Now one might believe these things of Mary without  seeing her as a mediatrix between human beings and Christ, without praying to her, and without seeing her as a co-redemptrix.  One could believe Mary was free of original sin and that she was received bodily into Heaven while still being evangelical, as Luther evidently did in 1521.

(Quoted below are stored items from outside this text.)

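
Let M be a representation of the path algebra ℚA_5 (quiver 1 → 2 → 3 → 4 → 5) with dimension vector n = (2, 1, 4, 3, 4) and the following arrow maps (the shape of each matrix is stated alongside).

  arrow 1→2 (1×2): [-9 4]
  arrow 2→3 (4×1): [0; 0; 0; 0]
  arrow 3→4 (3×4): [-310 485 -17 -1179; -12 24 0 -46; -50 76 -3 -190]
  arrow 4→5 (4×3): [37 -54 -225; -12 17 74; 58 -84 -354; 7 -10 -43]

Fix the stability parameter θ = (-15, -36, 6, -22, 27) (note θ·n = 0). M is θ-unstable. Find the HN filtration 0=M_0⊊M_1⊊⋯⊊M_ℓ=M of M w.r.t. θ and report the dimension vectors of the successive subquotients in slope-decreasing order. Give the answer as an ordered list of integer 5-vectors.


Interval decomposition of M: I[1,1], I[1,2], I[3,3], I[3,4], I[3,5]^2, I[5,5]^2.
HN type (ℓ=5): μ^(1)=27; μ^(2)=6; μ^(3)=-8; μ^(4)=-15; μ^(5)=-51/2

((0, 0, 0, 0, 4); (0, 0, 1, 0, 0); (0, 0, 3, 3, 0); (1, 0, 0, 0, 0); (1, 1, 0, 0, 0))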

But the Protestant theological method, which derived from Luther, uses not reason as the primary authority but the Word of God, which is held to be the only authority in theological issues.  The Bible does not mention any of this about Mary, which is presumably would, if, as Rome claims, the Immaculate Conception and the Assumption are fundamental and necessary dogmas of the Christian faith.  Indeed, in the Magnificat, Mary’s song in Luke 1:46-55, the Mother of our Lord praises God as her “savior,” which implies that she too is in need of salvation.  And she certainly suffered, which Eve in her pre-fallen state did not, as Simeon prophesied to her:  “And a sword will pierce through your own soul also” (Luke 2:35).

Further, we could argue that Christ’s incarnation and His redemptive work requires that He take upon Himself our fallen nature.  He never sinned even though He shared our fallen flesh.  Thus he became the Second Adam who freed us from the curse.  (I know talking about the two natures of Christ can easily get heretical.  Someone correct me if I’m wrong, and if I am, I recant.)